The nidus of a DAVF with isolated sinus had two types of arterial irrigation in our case. The fist type is that which originates from a transosseous arterial supply, and which is mainly tortuous and multiple, the transosseous branches of the occipital artery. In this main path for most of the blood flow for the DAVF, it is difficult to perform superselective catheterization. The second type of vascularization for DAVFs is meningeal. Contrary to the transosseous arterial supply, the meningeal artery system penetrates the cranium through its base, thus making the anatomy more navigable and, consequently, more amenable to microcatheterization⁷⁾. An advantage of using the branches of the meningeal artery is that they are anchored to both the dura and the calvarium. These features, combined with the non-adhesive nature of Onyx, facilitate retrieval of the microcatheter at the end of an Onyx infusion and minimize the risk of arterial rupture⁴⁾. Several studies have reported high success rates associated with using of the middle meningeal artery (MMA) as the main embolizing arterial pedicle. Nogueira et al.¹²⁾ obtained complete angiographic cures in 11 of 12 patients when using this method. Cognard et al.²⁾ reported that the fistula was completely obliterated after embolization of one arterial feeder, typically the MMA, in 18 of 24 cases.

A potential advantage of Onyx over n-butyl-cyanoacrylate (n-BCA) is that Onyx embolization may allow for the occlusion of several different vessel feeders from a single pedicle. This therefore avoids the required time and repeated risk of subsequent catheterizations that may be required with n-BCA.

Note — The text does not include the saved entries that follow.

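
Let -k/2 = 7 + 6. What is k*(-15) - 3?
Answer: 387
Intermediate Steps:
k = -26 (k = -2*(7 + 6) = -2*13 = -26)
k*(-15) - 3 = -26*(-15) - 3 = 390 - 3 = 387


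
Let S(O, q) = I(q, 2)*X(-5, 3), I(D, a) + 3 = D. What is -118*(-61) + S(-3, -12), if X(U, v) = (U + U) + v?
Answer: 7303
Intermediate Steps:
X(U, v) = v + 2*U (X(U, v) = 2*U + v = v + 2*U)
I(D, a) = -3 + D
S(O, q) = 21 - 7*q (S(O, q) = (-3 + q)*(3 + 2*(-5)) = (-3 + q)*(3 - 10) = (-3 + q)*(-7) = 21 - 7*q)
-118*(-61) + S(-3, -12) = -118*(-61) + (21 - 7*(-12)) = 7198 + (21 + 84) = 7198 + 105 = 7303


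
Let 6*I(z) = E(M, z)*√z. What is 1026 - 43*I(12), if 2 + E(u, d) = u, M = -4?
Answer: 1026 + 86*√3 ≈ 1175.0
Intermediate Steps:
E(u, d) = -2 + u
I(z) = -√z (I(z) = ((-2 - 4)*√z)/6 = (-6*√z)/6 = -√z)
1026 - 43*I(12) = 1026 - (-43)*√12 = 1026 - (-43)*2*√3 = 1026 - (-86)*√3 = 1026 + 86*√3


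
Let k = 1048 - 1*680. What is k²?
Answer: 135424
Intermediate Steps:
k = 368 (k = 1048 - 680 = 368)
k² = 368² = 135424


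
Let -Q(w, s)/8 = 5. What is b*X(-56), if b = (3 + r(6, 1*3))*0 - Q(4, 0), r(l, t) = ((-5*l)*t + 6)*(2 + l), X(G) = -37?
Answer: -1480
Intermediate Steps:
Q(w, s) = -40 (Q(w, s) = -8*5 = -40)
r(l, t) = (2 + l)*(6 - 5*l*t) (r(l, t) = (-5*l*t + 6)*(2 + l) = (6 - 5*l*t)*(2 + l) = (2 + l)*(6 - 5*l*t))
b = 40 (b = (3 + (12 + 6*6 - 10*6*1*3 - 5*1*3*6**2))*0 - 1*(-40) = (3 + (12 + 36 - 10*6*3 - 5*3*36))*0 + 40 = (3 + (12 + 36 - 180 - 540))*0 + 40 = (3 - 672)*0 + 40 = -669*0 + 40 = 0 + 40 = 40)
b*X(-56) = 40*(-37) = -1480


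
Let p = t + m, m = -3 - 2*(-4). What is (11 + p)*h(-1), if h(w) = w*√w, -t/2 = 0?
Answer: -16*I ≈ -16.0*I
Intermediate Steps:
t = 0 (t = -2*0 = 0)
m = 5 (m = -3 + 8 = 5)
h(w) = w^(3/2)
p = 5 (p = 0 + 5 = 5)
(11 + p)*h(-1) = (11 + 5)*(-1)^(3/2) = 16*(-I) = -16*I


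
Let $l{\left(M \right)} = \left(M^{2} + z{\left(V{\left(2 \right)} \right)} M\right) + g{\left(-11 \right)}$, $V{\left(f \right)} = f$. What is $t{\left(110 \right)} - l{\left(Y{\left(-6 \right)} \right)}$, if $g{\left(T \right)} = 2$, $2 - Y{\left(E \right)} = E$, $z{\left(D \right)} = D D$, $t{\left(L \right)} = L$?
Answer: $12$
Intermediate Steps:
$z{\left(D \right)} = D^{2}$
$Y{\left(E \right)} = 2 - E$
$l{\left(M \right)} = 2 + M^{2} + 4 M$ ($l{\left(M \right)} = \left(M^{2} + 2^{2} M\right) + 2 = \left(M^{2} + 4 M\right) + 2 = 2 + M^{2} + 4 M$)
$t{\left(110 \right)} - l{\left(Y{\left(-6 \right)} \right)} = 110 - \left(2 + \left(2 - -6\right)^{2} + 4 \left(2 - -6\right)\right) = 110 - \left(2 + \left(2 + 6\right)^{2} + 4 \left(2 + 6\right)\right) = 110 - \left(2 + 8^{2} + 4 \cdot 8\right) = 110 - \left(2 + 64 + 32\right) = 110 - 98 = 12$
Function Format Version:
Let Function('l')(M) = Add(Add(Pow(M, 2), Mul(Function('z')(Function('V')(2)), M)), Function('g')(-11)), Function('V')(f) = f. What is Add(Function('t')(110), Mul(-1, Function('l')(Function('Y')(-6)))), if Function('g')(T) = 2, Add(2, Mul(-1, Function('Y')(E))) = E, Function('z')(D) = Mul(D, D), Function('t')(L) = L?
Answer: 12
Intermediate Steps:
Function('z')(D) = Pow(D, 2)
Function('Y')(E) = Add(2, Mul(-1, E))
Function('l')(M) = Add(2, Pow(M, 2), Mul(4, M)) (Function('l')(M) = Add(Add(Pow(M, 2), Mul(Pow(2, 2), M)), 2) = Add(Add(Pow(M, 2), Mul(4, M)), 2) = Add(2, Pow(M, 2), Mul(4, M)))
Add(Function('t')(110), Mul(-1, Function('l')(Function('Y')(-6)))) = Add(110, Mul(-1, Add(2, Pow(Add(2, Mul(-1, -6)), 2), Mul(4, Add(2, Mul(-1, -6)))))) = Add(110, Mul(-1, Add(2, Pow(Add(2, 6), 2), Mul(4, Add(2, 6))))) = Add(110, Mul(-1, Add(2, Pow(8, 2), Mul(4, 8)))) = Add(110, Mul(-1, Add(2, 64, 32))) = Add(110, Mul(-1, 98)) = Add(110, -98) = 12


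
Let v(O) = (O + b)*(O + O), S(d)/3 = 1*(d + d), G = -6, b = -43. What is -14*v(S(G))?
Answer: -79632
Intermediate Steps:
S(d) = 6*d (S(d) = 3*(1*(d + d)) = 3*(1*(2*d)) = 3*(2*d) = 6*d)
v(O) = 2*O*(-43 + O) (v(O) = (O - 43)*(O + O) = (-43 + O)*(2*O) = 2*O*(-43 + O))
-14*v(S(G)) = -28*6*(-6)*(-43 + 6*(-6)) = -28*(-36)*(-43 - 36) = -28*(-36)*(-79) = -14*5688 = -79632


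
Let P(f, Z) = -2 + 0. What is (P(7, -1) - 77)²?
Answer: 6241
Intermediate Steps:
P(f, Z) = -2
(P(7, -1) - 77)² = (-2 - 77)² = (-79)² = 6241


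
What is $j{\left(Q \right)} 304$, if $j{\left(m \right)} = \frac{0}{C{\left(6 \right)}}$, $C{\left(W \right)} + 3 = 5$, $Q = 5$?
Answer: $0$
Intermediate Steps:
$C{\left(W \right)} = 2$ ($C{\left(W \right)} = -3 + 5 = 2$)
$j{\left(m \right)} = 0$ ($j{\left(m \right)} = \frac{0}{2} = 0 \cdot \frac{1}{2} = 0$)
$j{\left(Q \right)} 304 = 0 \cdot 304 = 0$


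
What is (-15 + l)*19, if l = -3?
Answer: -342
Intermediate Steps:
(-15 + l)*19 = (-15 - 3)*19 = -18*19 = -342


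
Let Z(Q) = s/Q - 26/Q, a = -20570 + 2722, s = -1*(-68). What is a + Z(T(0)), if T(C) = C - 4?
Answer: -35717/2 ≈ -17859.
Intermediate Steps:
s = 68
a = -17848
T(C) = -4 + C
Z(Q) = 42/Q (Z(Q) = 68/Q - 26/Q = 42/Q)
a + Z(T(0)) = -17848 + 42/(-4 + 0) = -17848 + 42/(-4) = -17848 + 42*(-¼) = -17848 - 21/2 = -35717/2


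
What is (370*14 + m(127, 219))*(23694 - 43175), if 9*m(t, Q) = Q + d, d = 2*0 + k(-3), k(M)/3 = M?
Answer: -304098410/3 ≈ -1.0137e+8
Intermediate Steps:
k(M) = 3*M
d = -9 (d = 2*0 + 3*(-3) = 0 - 9 = -9)
m(t, Q) = -1 + Q/9 (m(t, Q) = (Q - 9)/9 = (-9 + Q)/9 = -1 + Q/9)
(370*14 + m(127, 219))*(23694 - 43175) = (370*14 + (-1 + (⅑)*219))*(23694 - 43175) = (5180 + (-1 + 73/3))*(-19481) = (5180 + 70/3)*(-19481) = (15610/3)*(-19481) = -304098410/3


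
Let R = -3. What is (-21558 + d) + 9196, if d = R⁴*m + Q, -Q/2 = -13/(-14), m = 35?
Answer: -66702/7 ≈ -9528.9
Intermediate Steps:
Q = -13/7 (Q = -(-26)/(-14) = -(-26)*(-1)/14 = -2*13/14 = -13/7 ≈ -1.8571)
d = 19832/7 (d = (-3)⁴*35 - 13/7 = 81*35 - 13/7 = 2835 - 13/7 = 19832/7 ≈ 2833.1)
(-21558 + d) + 9196 = (-21558 + 19832/7) + 9196 = -131074/7 + 9196 = -66702/7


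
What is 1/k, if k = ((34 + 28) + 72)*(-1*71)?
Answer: -1/9514 ≈ -0.00010511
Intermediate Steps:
k = -9514 (k = (62 + 72)*(-71) = 134*(-71) = -9514)
1/k = 1/(-9514) = -1/9514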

Another consideration regarding the use of Onyx is the prolonged fluoroscopic times. In our case, a single Onyx embolization lasted almost one hour. This drawback must, however, be considered in the context of fewer required catheterizations with the use of Onyx. Theoretically, multiple catheterizations, as required with n-BCA and particulate embolization, also increase the fluoroscopy time. Without a prospective comparison of these agents, we cannot definitely ascertain whether one technique is associated with shorter fluoroscopy times¹⁴⁾.

As demonstrated in this case, Onyx offers the possibility of venous sinus occlusion using an arterial side approach which may be quite helpful in cases with previous occlusion of a draining venous structure¹²⁾.

DAVF involving the isolated transverse sinus, and acquired after suboccipital surgery for hemifacial spasm, showed multiple subcortical calcifications associated with venous congestion caused by cortical venous reflux seen on MRA and DSA. We found transarterial Onyx embolization via the middle meningeal artery to be effective for treating DAVF. Owing to the capacity of Onyx to penetrate a shunt and occlude the exit vein, transarterial Onyx embolization can be a good option for curing DAVF with isolated sinus.